The TJX Companies (NYSE:TJX) reported earnings for the third quarter of fiscal 2015 on Tuesday. While earnings per share were in line with expectations, sales were marginally below forecasts, and the company cut its earnings per share guidance for the full year. Shares were down slightly as of 2:15 p.m. Let´s take a look at TJX's latest report and the main takeaways for investors.
The top line
Net sales during the quarter ended on Nov. 1 increased 6% to $7.36 billion on the back of a 2% increase in comparable-store sales. The number was a bit short of Wall Street analysts' expectations, in the area of $7.44 billion, according to data compiled by Thomson Reuters.
The company opened 106 net new stores during the quarter, ending the period with a total of 3,385 locations across its different concepts and geographies. (TJX includes T. J. Maxx, HomeGoods, and Marshalls stores.) This represents a 4% increase in square footage versus the same quarter in 2013.
Sales in the U.S. Marmaxx division, which represents nearly 63% of total revenues, increased 1% on a comparable-sales basis and 4% on a net sales basis. HomeGoods in the U.S. was particularly strong during the quarter, with a 7% increase in comparable-store sales and a 15% jump in total revenues.
Comparable-store sales in TJX Europe fell by 1%, but total sales did much better, with an 8% increase. TJX Canada delivered a 3% increase in comparable-store sales and a 1% increase in total revenues during the quarter.
Margins and earnings
Gross profit margin during the quarter came in at 29.4%, a small increase of 0.1% versus the same period last year. Selling, general, and administrative expenses as a percent of sales were 16.2%, a 0.4% improvement from the prior year.

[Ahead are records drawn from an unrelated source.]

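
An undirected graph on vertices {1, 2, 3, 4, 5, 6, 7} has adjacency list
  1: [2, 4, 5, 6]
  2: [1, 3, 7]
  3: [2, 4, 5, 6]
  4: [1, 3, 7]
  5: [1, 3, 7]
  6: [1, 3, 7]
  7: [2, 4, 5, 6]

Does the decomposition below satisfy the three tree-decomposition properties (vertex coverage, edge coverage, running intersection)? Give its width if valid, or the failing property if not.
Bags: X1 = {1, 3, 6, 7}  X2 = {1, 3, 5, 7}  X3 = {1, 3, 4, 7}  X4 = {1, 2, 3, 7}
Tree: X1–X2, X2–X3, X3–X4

Yes; width 3.

Every vertex of G appears in some bag (union = {1, 2, 3, 4, 5, 6, 7}); every edge is covered by a bag; and for each vertex v the set of bags containing v is connected in the bag tree. The decomposition is therefore valid. The largest bag has 4 vertices, so the width is 3.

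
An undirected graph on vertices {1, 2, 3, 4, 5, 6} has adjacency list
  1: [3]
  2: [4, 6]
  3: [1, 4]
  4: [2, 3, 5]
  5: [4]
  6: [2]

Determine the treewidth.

A width-1 tree decomposition is:
Bags: B1 = {3, 4}  B2 = {2, 4}  B3 = {2, 6}  B4 = {1, 3}  B5 = {4, 5}
Tree: B1–B2, B2–B3, B1–B4, B2–B5
The largest bag has 2 vertices, giving width 1; this decomposition certifies tw(G) ≤ 1. Since G has at least one edge (e.g. 4–3), it is not an edgeless graph, so tw(G) ≥ 1. Hence tw(G) = 1 exactly.

1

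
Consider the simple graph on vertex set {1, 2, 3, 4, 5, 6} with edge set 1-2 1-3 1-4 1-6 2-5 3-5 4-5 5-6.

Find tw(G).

2

A width-2 tree decomposition is:
Bags: B1 = {1, 3, 5}  B2 = {1, 2, 5}  B3 = {1, 4, 5}  B4 = {1, 5, 6}
Tree: B1–B2, B2–B3, B3–B4
Every bag has size at most 3, so the width is 3 − 1 = 2 and tw(G) ≤ 2. The edges 1–3–5–2–1 form a cycle, so G is not a tree and its treewidth is at least 2. The upper and lower bounds meet at 2, so that is the treewidth.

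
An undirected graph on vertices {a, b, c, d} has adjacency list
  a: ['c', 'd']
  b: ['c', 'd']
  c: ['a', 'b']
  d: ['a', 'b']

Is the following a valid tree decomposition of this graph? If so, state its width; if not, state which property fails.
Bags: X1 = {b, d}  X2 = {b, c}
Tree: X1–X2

A tree decomposition must satisfy three properties: every vertex lies in some bag; for every edge, both endpoints lie together in some bag; and for every vertex, the bags containing it form a connected subtree. Here vertex a appears in no bag, so the decomposition is invalid.

No — vertex a appears in no bag.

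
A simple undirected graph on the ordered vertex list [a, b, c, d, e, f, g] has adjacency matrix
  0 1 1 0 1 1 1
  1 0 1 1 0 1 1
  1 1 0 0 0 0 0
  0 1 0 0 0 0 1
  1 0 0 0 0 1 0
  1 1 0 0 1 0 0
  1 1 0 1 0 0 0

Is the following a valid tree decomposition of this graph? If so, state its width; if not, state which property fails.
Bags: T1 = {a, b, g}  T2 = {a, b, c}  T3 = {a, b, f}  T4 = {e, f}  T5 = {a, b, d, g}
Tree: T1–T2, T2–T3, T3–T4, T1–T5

A tree decomposition must satisfy three properties: every vertex lies in some bag; for every edge, both endpoints lie together in some bag; and for every vertex, the bags containing it form a connected subtree. Here edge (a,e) lies in no bag, so the decomposition is invalid.

No — edge (a,e) lies in no bag.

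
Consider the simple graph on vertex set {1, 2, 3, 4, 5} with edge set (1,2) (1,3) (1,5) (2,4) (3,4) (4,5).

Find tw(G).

2

A width-2 tree decomposition is:
Bags: B1 = {1, 3, 4}  B2 = {1, 2, 4}  B3 = {1, 4, 5}
Tree: B1–B2, B2–B3
The largest bag has 3 vertices, giving width 2; this decomposition certifies tw(G) ≤ 2. Since 4–3–1–2–4 is a cycle in G, G is not acyclic. Forests are exactly the graphs of treewidth ≤ 1, so tw(G) ≥ 2. Therefore the treewidth is 2.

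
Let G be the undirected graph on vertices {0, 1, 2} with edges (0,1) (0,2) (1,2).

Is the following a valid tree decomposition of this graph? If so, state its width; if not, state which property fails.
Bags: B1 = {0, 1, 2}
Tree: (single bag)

Yes; width 2.

Every vertex of G appears in some bag (union = {0, 1, 2}); every edge is covered by a bag; and for each vertex v the set of bags containing v is connected in the bag tree. The decomposition is therefore valid. The largest bag has 3 vertices, so the width is 2.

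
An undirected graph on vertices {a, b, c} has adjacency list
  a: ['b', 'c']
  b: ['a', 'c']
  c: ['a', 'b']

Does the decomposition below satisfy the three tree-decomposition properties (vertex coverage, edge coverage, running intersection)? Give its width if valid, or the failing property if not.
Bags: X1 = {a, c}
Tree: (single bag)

A tree decomposition must satisfy three properties: every vertex lies in some bag; for every edge, both endpoints lie together in some bag; and for every vertex, the bags containing it form a connected subtree. Here vertex b appears in no bag, so the decomposition is invalid.

No — vertex b appears in no bag.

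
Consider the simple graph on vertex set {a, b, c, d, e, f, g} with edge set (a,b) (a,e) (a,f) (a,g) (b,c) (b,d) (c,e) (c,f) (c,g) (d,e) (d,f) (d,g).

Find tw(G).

A width-3 tree decomposition is:
Bags: B1 = {a, c, d, e}  B2 = {a, c, d, g}  B3 = {a, b, c, d}  B4 = {a, c, d, f}
Tree: B1–B2, B2–B3, B3–B4
The largest bag has 4 vertices, giving width 3; this decomposition certifies tw(G) ≤ 3. For the lower bound: the 4 vertex sets {c,e}, {d,g}, {a}, {b} are disjoint, each induces a connected subgraph, and every pair is joined by at least one edge of G. Contracting each set to a single vertex therefore yields K_{4} as a minor, and since treewidth is minor-monotone, tw(G) ≥ tw(K_{4}) = 3. Hence tw(G) = 3 exactly.

3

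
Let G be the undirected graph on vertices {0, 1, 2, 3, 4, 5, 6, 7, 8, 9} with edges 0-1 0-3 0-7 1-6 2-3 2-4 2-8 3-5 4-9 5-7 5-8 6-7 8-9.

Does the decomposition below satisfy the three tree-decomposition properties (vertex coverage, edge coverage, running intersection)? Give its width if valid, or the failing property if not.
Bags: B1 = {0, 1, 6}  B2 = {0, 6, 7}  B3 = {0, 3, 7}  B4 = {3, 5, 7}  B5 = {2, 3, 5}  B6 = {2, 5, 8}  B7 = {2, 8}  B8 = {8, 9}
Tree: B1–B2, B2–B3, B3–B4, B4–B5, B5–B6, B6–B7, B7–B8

A tree decomposition must satisfy three properties: every vertex lies in some bag; for every edge, both endpoints lie together in some bag; and for every vertex, the bags containing it form a connected subtree. Here vertex 4 appears in no bag, so the decomposition is invalid.

No — vertex 4 appears in no bag.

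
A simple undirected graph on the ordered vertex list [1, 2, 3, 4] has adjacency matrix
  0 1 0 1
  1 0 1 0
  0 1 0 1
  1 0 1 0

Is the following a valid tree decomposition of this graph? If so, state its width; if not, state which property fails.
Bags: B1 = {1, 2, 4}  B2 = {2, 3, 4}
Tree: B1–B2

Every vertex of G appears in some bag (union = {1, 2, 3, 4}); every edge is covered by a bag; and for each vertex v the set of bags containing v is connected in the bag tree. The decomposition is therefore valid. The largest bag has 3 vertices, so the width is 2.

Yes; width 2.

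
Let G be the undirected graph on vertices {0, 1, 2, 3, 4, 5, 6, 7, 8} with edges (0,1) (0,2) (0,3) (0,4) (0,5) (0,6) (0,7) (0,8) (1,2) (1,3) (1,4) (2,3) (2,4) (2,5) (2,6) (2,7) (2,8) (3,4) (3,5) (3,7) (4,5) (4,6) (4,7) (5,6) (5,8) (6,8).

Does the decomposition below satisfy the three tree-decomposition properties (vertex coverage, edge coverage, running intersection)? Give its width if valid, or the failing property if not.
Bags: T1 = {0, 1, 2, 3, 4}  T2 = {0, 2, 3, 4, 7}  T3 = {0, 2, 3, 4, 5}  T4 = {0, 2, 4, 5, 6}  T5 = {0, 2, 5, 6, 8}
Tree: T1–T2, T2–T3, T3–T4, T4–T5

Checking the three conditions: (i) the bags cover all of {0, 1, 2, 3, 4, 5, 6, 7, 8}; (ii) for each edge, some bag contains both endpoints; (iii) the bags containing any fixed vertex form a subtree. All hold, so the decomposition is valid with width 5 − 1 = 4.

Yes; width 4.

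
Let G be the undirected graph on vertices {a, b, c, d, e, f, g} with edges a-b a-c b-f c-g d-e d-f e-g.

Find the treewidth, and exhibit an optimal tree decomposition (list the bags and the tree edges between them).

Each bag holds 3 vertices, so the decomposition has width 2, which upper-bounds the treewidth. Since g–c–a–b–f–d–e–g is a cycle in G, G is not acyclic. Forests are exactly the graphs of treewidth ≤ 1, so tw(G) ≥ 2. Hence tw(G) = 2 exactly.

Treewidth 2.
One optimal decomposition is:
Bags: B1 = {a, c, g}  B2 = {a, b, g}  B3 = {b, f, g}  B4 = {d, f, g}  B5 = {d, e, g}
Tree: B1–B2, B2–B3, B3–B4, B4–B5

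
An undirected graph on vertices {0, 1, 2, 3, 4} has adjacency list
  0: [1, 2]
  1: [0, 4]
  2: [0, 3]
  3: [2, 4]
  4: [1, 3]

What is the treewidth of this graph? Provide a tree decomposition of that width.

Treewidth 2.
Bags: B1 = {0, 2, 3}  B2 = {0, 1, 3}  B3 = {1, 3, 4}
Tree: B1–B2, B2–B3

The largest bag has 3 vertices, giving width 2; this decomposition certifies tw(G) ≤ 2. Since 3–2–0–1–4–3 is a cycle in G, G is not acyclic. Forests are exactly the graphs of treewidth ≤ 1, so tw(G) ≥ 2. Hence tw(G) = 2 exactly.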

Even if the increase in profit margins was not something to write home about, it's nice to see profitability moving in the right direction, since it shows that TJX is managing to deliver healthy sales growth in a very competitive environment without eroding profit margins via excessive price discounts.
TJX allocated more than $1.2 billion to share repurchases during the first nine months of fiscal 2015, and it expects to repurchase a total of between $1.6 billion and $1.7 billion during the full year. The average diluted share count declined 3% year over year.
Diluted earnings per share came in at $0.85, in line with Wall Street estimates. When adjusted for $0.11 per share in tax benefits last year, the number represents a 13% year-over-year increase.
Management comments and guidance
CEO Carol Meyrowitz sounded quite satisfied with TJX's performance during the quarter and its future prospects:
We are particularly pleased that customer traffic continued to gain momentum in the third quarter despite unusually warm weather, which we believe dampened sales throughout TJX Europe starting in September and hurt Marmaxx in October. Having said that, the fourth quarter is off to a very strong start. As we enter the holiday season, we believe our gift giving, marketing and values are the most exciting that we have offered our customers. We have many new in-store initiatives that we believe will both surprise and delight our customers. We remain very confident in the short- and long-term growth prospects for our business as we grow TJX to a $40 billion-plus company.
Management expects earnings for the fourth quarter of fiscal 2015 to be negatively affected by $0.02 per share due unfavorable currency fluctuations, in addition to an extra $0.02 per share in charges "due to a combination of additional expenses and investments for the future."
Earnings per share are expected to be in the range of $0.86 to $0.90, representing an annual increase of between 6% and 11%. Management expects comparable-store sales to increase 1% to 2% and merchandise margins to be up during the coming quarter.
Full-year guidance was updated to reflect third-quarter results and guidance for the fourth quarter. On an adjusted basis, earnings per share during fiscal 2015 are now expected to be between $3.09 and $3.13, down from previous guidance of $3.10 to $3.18. This new guidance would represent a 9% to 11% annual increase in earnings per share. The company forecasts comparable-store sales to increase between 1% and 2% during the year.
All in all, it was not a particularly impressive quarter for TJX, and reduced guidance for the coming quarter was probably the main weak spot in the report. However, the company is still delivering strong sales growth in combination with healthy profit margins. Considering how challenging the industry has been lately, the latest report from TJX is no reason to panic by any means.